Eh bien ! il ne s’est pas trouvé dans tout Paris un homme assez passionné pour l’art pour entreprendre à ses frais la publication du Décadent !

Pourtant c’était une idée que nous que nous portions en nous, et cette idée nous avons failli la voir périr dans son germe, par l’impossibilité où nous étions d’aucun sacrifice pécuniaire.

Nous ne pouvions pas nous résigner à l’abandon de projets dont nous considérions déjà la réalisation comme une sorte de devoir sacré, et nous passions la majeure partie du temps à échafauder des combinaisons qui s’effondraient bien vite faute d’argent pour les étayer. Les jours, les semaines, puis les mois coulaient et rien, toujours rien, jamais rien. Ah ! si la fortune venait quand on dort… mais la fortune est une prostituée qui ne se donne qu’à des hommes plus dépravés qu’elle même !

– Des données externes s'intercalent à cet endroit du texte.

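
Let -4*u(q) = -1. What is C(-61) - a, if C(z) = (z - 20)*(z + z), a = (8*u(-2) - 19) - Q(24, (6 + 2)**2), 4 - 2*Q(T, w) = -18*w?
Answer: 10477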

Nous avons connu les âpres dégoûts, les désespoirs sans issue des âmes ardentes qui mangeraient l’univers et qui sont condamnées fatalement à l’inertie par les défaillances du corps. Heureusement, pour nous arracher à ce pessimisme glacial, nous avions soin de purifier notre esprit dans l’eau lustrale des bocks ou des verres d’absinthe, douce consolation qui nous dédommageait amplement de l’appréhension d’un déluge futur.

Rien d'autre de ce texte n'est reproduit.